In this talk, we will report on our experiences switching from Pandas to Polars in a real-world ML project. Polars is a new high-performance dataframe library for Python based on Apache Arrow and written in Rust. We will compare the performance of polars with the popular pandas library, and show how polars can provide significant speed improvements for data manipulation and analysis tasks. We will also discuss the unique features of polars, such as its ability to handle large datasets that do not fit into memory, and how it feels in practice to make the switch from Pandas. This talk is aimed at data scientists, analysts, and anyone interested in fast and efficient data processing in Python.
The pandas library is one of the most widely used tools for working with data in the Python ecosystem. However, pandas can be slow for medium and larger datasets, and many users have been looking for faster alternatives. In this talk, we introduce the new polars library, a high-performance dataframe library for Python based on Apache Arrow and written in Rust. We will report on our experiences switching from Pandas to Polars in a real-world ML project.

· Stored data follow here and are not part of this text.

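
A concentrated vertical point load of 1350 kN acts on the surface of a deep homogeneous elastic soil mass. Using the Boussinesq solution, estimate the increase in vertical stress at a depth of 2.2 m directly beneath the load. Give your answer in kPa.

Δσ_z ≈ 133 kPa

Boussinesq vertical stress below a point load on an elastic half-space:
Δσ_z = 3P/(2πz²) · [1 + (r/z)²]^(−5/2)
r/z = 0/2.2 = 0; [1+(r/z)²]^(−5/2) = 1.
Δσ_z = 3×1350/(2π×2.2²) × 1 = 133.18 × 1 = 133.2 kPa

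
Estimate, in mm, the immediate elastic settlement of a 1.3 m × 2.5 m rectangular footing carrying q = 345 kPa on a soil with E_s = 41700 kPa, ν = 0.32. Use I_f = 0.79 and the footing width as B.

Immediate (elastic) settlement: S_e = q·B·(1−ν²)/E_s · I_f.
S_e = 345 × 1.3 × (1 − 0.32²) / 41700 × 0.79
    = 345 × 1.3 × 0.8976 / 41700 × 0.79
    = 0.007627 m = 7.627 mm

S_e ≈ 7.63 mm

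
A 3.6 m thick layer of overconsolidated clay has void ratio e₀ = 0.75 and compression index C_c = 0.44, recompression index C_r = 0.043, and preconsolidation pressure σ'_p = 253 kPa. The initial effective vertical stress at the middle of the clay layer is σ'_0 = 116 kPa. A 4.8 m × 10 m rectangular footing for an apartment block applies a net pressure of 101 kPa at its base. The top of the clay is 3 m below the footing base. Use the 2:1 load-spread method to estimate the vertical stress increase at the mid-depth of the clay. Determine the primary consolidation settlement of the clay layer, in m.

Mid-depth of clay below the footing base: z = 3 + 3.6/2 = 4.8 m.
Stress increase at mid-clay by the 2:1 spreading method:
Δσ = qBL/((B+z)(L+z)) = 101×4.8×10/((4.8+4.8)(10+4.8)) = 34.122 kPa
Final effective stress: σ'_f = 116 + 34.122 = 150.12 kPa.
σ'_f = 150.12 ≤ σ'_p = 253 kPa, so the clay remains overconsolidated and only the recompression index applies:
S_c = C_r·H/(1+e₀)·log₁₀(σ'_f/σ'_0) = 0.043×3.6/1.75×log₁₀(150.12/116)
    = 0.088455 × 0.11198 = 0.009905 m

S_c ≈ 0.00991 m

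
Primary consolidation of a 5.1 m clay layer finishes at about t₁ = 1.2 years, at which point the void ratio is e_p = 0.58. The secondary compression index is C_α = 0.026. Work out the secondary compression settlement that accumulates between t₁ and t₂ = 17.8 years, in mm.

S_s ≈ 98.3 mm

Secondary compression: S_s = C_α·H/(1+e_p)·log₁₀(t₂/t₁)
S_s = 0.026×5.1/(1+0.58)×log₁₀(17.8/1.2)
    = 0.08392 × 1.171 = 0.0983 m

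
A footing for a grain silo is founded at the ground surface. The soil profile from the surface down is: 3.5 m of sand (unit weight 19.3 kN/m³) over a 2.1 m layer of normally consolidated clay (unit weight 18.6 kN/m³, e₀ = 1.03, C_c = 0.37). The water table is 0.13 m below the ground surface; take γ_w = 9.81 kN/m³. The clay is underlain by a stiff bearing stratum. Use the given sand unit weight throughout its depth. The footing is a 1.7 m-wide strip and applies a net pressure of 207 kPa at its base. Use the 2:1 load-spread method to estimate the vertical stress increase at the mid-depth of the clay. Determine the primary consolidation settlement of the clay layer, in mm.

Mid-depth of clay below the ground surface: z = 3.5 + 2.1/2 = 4.55 m.
Total vertical stress at mid-clay: σ_v = 19.3×3.5 + 18.6×1.05 = 87.08 kPa.
Pore pressure: u = 9.81×(4.55 − 0.13) = 43.36 kPa.
Initial effective stress: σ'_0 = σ_v − u = 87.08 − 43.36 = 43.72 kPa.
Stress increase at mid-clay by the 2:1 spreading method:
Δσ = qB/(B+z) = 207×1.7/(1.7+4.55) = 56.304 kPa
Final effective stress: σ'_f = σ'_0 + Δσ = 43.72 + 56.304 = 100.02 kPa.
Normally consolidated clay, so the full stress increment lies on the virgin compression line:
S_c = C_c·H/(1+e₀)·log₁₀(σ'_f/σ'_0) = 0.37×2.1/(1+1.03)×log₁₀(100.02/43.72)
    = 0.38276 × 0.35941 = 0.1376 m

S_c ≈ 138 mm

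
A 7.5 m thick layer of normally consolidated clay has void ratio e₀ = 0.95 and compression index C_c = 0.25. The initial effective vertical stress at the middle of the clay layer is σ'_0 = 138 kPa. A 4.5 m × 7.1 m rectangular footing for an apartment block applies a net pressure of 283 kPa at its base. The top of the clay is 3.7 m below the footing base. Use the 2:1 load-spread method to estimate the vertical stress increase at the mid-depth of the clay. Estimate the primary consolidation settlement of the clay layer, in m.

S_c ≈ 0.134 m

Mid-depth of clay below the footing base: z = 3.7 + 7.5/2 = 7.45 m.
Stress increase at mid-clay by the 2:1 spreading method:
Δσ = qBL/((B+z)(L+z)) = 283×4.5×7.1/((4.5+7.45)(7.1+7.45)) = 52.003 kPa
Final effective stress: σ'_f = σ'_0 + Δσ = 138 + 52.003 = 190 kPa.
Normally consolidated clay, so the full stress increment lies on the virgin compression line:
S_c = C_c·H/(1+e₀)·log₁₀(σ'_f/σ'_0) = 0.25×7.5/(1+0.95)×log₁₀(190/138)
    = 0.96154 × 0.13887 = 0.1335 m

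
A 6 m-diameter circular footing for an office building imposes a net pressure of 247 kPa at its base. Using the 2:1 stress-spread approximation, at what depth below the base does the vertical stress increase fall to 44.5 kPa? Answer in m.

z ≈ 8.14 m

2:1 spreading — at depth z the loaded area has grown by z in each plan dimension:
qD²/(D+z)² = Δσ_z ⇒ z = D(√(q/Δσ_z) − 1) = 6×(√(247/44.5) − 1) = 8.136 m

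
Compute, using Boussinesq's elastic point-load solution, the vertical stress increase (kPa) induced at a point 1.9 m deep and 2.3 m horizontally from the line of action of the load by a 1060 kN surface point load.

Boussinesq vertical stress below a point load on an elastic half-space:
Δσ_z = 3P/(2πz²) · [1 + (r/z)²]^(−5/2)
r/z = 2.3/1.9 = 1.2105; [1+(r/z)²]^(−5/2) = 0.10478.
Δσ_z = 3×1060/(2π×1.9²) × 0.10478 = 140.2 × 0.10478 = 14.69 kPa

Δσ_z ≈ 14.7 kPa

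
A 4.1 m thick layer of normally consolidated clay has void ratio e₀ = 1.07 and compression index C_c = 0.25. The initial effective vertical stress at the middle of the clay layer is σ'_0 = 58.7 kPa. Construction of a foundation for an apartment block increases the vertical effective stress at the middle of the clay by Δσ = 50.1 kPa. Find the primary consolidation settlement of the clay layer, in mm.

S_c ≈ 133 mm

Final effective stress: σ'_f = σ'_0 + Δσ = 58.7 + 50.1 = 108.8 kPa.
Normally consolidated clay, so the full stress increment lies on the virgin compression line:
S_c = C_c·H/(1+e₀)·log₁₀(σ'_f/σ'_0) = 0.25×4.1/(1+1.07)×log₁₀(108.8/58.7)
    = 0.49517 × 0.26799 = 0.1327 m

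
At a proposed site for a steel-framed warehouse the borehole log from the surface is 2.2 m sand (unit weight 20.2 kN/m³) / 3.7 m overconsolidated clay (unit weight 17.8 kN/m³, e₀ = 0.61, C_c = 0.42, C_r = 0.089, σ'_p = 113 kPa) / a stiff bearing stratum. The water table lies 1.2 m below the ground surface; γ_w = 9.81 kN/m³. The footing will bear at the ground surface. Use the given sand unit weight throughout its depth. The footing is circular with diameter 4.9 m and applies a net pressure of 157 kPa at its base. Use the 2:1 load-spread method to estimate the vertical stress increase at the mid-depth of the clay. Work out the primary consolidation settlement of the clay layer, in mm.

Mid-depth of clay below the ground surface: z = 2.2 + 3.7/2 = 4.05 m.
Total vertical stress at mid-clay: σ_v = 20.2×2.2 + 17.8×1.85 = 77.37 kPa.
Pore pressure: u = 9.81×(4.05 − 1.2) = 27.959 kPa.
Initial effective stress: σ'_0 = σ_v − u = 77.37 − 27.959 = 49.411 kPa.
Stress increase at mid-clay by the 2:1 spreading method:
Δσ ≈ qD²/(D+z)² = 157×4.9²/(4.9+4.05)² = 47.059 kPa
Final effective stress: σ'_f = 49.411 + 47.059 = 96.47 kPa.
σ'_f = 96.47 ≤ σ'_p = 113 kPa, so the clay remains overconsolidated and only the recompression index applies:
S_c = C_r·H/(1+e₀)·log₁₀(σ'_f/σ'_0) = 0.089×3.7/1.61×log₁₀(96.47/49.411)
    = 0.20453 × 0.29057 = 0.05943 m

S_c ≈ 59.4 mm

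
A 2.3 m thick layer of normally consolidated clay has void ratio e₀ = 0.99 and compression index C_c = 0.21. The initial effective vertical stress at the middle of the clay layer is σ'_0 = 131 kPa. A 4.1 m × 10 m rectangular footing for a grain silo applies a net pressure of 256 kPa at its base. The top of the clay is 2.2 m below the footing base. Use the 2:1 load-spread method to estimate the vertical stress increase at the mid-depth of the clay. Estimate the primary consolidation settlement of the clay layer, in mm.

Mid-depth of clay below the footing base: z = 2.2 + 2.3/2 = 3.35 m.
Stress increase at mid-clay by the 2:1 spreading method:
Δσ = qBL/((B+z)(L+z)) = 256×4.1×10/((4.1+3.35)(10+3.35)) = 105.53 kPa
Final effective stress: σ'_f = σ'_0 + Δσ = 131 + 105.53 = 236.53 kPa.
Normally consolidated clay, so the full stress increment lies on the virgin compression line:
S_c = C_c·H/(1+e₀)·log₁₀(σ'_f/σ'_0) = 0.21×2.3/(1+0.99)×log₁₀(236.53/131)
    = 0.24271 × 0.25661 = 0.06228 m

S_c ≈ 62.3 mm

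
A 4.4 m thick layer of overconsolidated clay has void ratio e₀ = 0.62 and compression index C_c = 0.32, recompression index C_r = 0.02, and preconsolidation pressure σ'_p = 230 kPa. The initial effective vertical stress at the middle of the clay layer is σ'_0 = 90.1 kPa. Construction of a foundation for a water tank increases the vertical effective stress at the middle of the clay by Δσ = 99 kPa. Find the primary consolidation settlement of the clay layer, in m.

S_c ≈ 0.0175 m

Final effective stress: σ'_f = 90.1 + 99 = 189.1 kPa.
σ'_f = 189.1 ≤ σ'_p = 230 kPa, so the clay remains overconsolidated and only the recompression index applies:
S_c = C_r·H/(1+e₀)·log₁₀(σ'_f/σ'_0) = 0.02×4.4/1.62×log₁₀(189.1/90.1)
    = 0.05432 × 0.32197 = 0.01749 m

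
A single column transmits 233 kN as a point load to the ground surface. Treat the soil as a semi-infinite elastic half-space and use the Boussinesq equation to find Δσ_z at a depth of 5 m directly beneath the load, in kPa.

Δσ_z ≈ 4.45 kPa

Boussinesq vertical stress below a point load on an elastic half-space:
Δσ_z = 3P/(2πz²) · [1 + (r/z)²]^(−5/2)
r/z = 0/5 = 0; [1+(r/z)²]^(−5/2) = 1.
Δσ_z = 3×233/(2π×5²) × 1 = 4.45 × 1 = 4.45 kPa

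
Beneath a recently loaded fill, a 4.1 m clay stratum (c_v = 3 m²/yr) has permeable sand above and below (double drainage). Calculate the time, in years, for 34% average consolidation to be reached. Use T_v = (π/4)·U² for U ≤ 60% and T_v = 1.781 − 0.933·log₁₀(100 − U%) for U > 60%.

t ≈ 0.127 years

Drainage path length: H_d = H/2 = 2.05 m (double drainage).
U ≤ 60%: T_v = (π/4)·U² = (π/4)×0.34² = 0.090792.
t = T_v·H_d²/c_v = 0.090792×2.05²/3 = 0.1272 years.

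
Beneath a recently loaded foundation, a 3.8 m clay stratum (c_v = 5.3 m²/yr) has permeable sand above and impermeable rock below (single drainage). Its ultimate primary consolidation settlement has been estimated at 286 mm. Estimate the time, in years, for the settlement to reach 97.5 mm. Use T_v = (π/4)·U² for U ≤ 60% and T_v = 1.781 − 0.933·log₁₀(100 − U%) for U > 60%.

Drainage path length: H_d = H = 3.8 m (single drainage).
U = S(t)/S_ult = 97.5/286 = 0.3409.
U ≤ 60%: T_v = (π/4)·U² = (π/4)×0.34091² = 0.091278.
t = T_v·H_d²/c_v = 0.091278×3.8²/5.3 = 0.2487 years.

t ≈ 0.249 years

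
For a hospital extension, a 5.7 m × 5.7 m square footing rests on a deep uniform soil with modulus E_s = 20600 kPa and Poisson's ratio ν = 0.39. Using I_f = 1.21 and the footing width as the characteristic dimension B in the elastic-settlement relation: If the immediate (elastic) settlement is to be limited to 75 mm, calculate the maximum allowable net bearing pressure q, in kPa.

q ≈ 264 kPa

S_e = q·B·(1−ν²)/E_s · I_f  ⇒  q = S_e·E_s / (B·(1−ν²)·I_f).
q = 0.075 × 20600 / (5.7 × 0.8479 × 1.21) = 264.2 kPa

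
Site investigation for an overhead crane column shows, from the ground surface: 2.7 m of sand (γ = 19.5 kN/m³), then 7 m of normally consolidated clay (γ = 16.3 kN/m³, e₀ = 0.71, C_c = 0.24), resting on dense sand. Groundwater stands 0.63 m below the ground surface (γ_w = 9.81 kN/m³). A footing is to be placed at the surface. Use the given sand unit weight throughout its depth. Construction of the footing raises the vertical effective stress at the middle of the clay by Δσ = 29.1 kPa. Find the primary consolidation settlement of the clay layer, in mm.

Mid-depth of clay below the ground surface: z = 2.7 + 7/2 = 6.2 m.
Total vertical stress at mid-clay: σ_v = 19.5×2.7 + 16.3×3.5 = 109.7 kPa.
Pore pressure: u = 9.81×(6.2 − 0.63) = 54.642 kPa.
Initial effective stress: σ'_0 = σ_v − u = 109.7 − 54.642 = 55.058 kPa.
Final effective stress: σ'_f = σ'_0 + Δσ = 55.058 + 29.1 = 84.158 kPa.
Normally consolidated clay, so the full stress increment lies on the virgin compression line:
S_c = C_c·H/(1+e₀)·log₁₀(σ'_f/σ'_0) = 0.24×7/(1+0.71)×log₁₀(84.158/55.058)
    = 0.98246 × 0.18427 = 0.181 m

S_c ≈ 181 mm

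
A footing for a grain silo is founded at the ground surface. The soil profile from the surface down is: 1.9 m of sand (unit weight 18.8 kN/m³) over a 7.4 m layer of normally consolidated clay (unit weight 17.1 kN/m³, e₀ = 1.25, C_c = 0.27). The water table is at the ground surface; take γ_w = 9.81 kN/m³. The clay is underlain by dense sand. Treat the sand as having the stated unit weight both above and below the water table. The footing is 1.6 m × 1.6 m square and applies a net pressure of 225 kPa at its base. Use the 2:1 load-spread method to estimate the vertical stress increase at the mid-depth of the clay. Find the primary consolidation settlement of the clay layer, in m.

Mid-depth of clay below the ground surface: z = 1.9 + 7.4/2 = 5.6 m.
Total vertical stress at mid-clay: σ_v = 18.8×1.9 + 17.1×3.7 = 98.99 kPa.
Pore pressure: u = 9.81×(5.6 − 0) = 54.936 kPa.
Initial effective stress: σ'_0 = σ_v − u = 98.99 − 54.936 = 44.054 kPa.
Stress increase at mid-clay by the 2:1 spreading method:
Δσ = qBL/((B+z)(L+z)) = 225×1.6×1.6/((1.6+5.6)(1.6+5.6)) = 11.111 kPa
Final effective stress: σ'_f = σ'_0 + Δσ = 44.054 + 11.111 = 55.165 kPa.
Normally consolidated clay, so the full stress increment lies on the virgin compression line:
S_c = C_c·H/(1+e₀)·log₁₀(σ'_f/σ'_0) = 0.27×7.4/(1+1.25)×log₁₀(55.165/44.054)
    = 0.888 × 0.097678 = 0.08674 m

S_c ≈ 0.0867 m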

We will compare the performance of polars with pandas using various use-cases, and show how polars can provide significant speed improvements for common data manipulation and analysis tasks. Due to its speed it can even be an alternative for cases where people normally use distributed systems like Spark. For example, we will demonstrate how polars can process large datasets with minimal overhead, and how its massive use of parallelization can provide an additional speed boost.
We will also discuss how polars compares to other popular options like DuckDB and cuDF.
This talk is aimed at data scientists, analysts, and anyone interested in fast and efficient data processing in Python. Whether you are a pandas user looking for a faster alternative, or a Spark user interested in a simpler alternative, this talk will provide valuable insights and practical examples.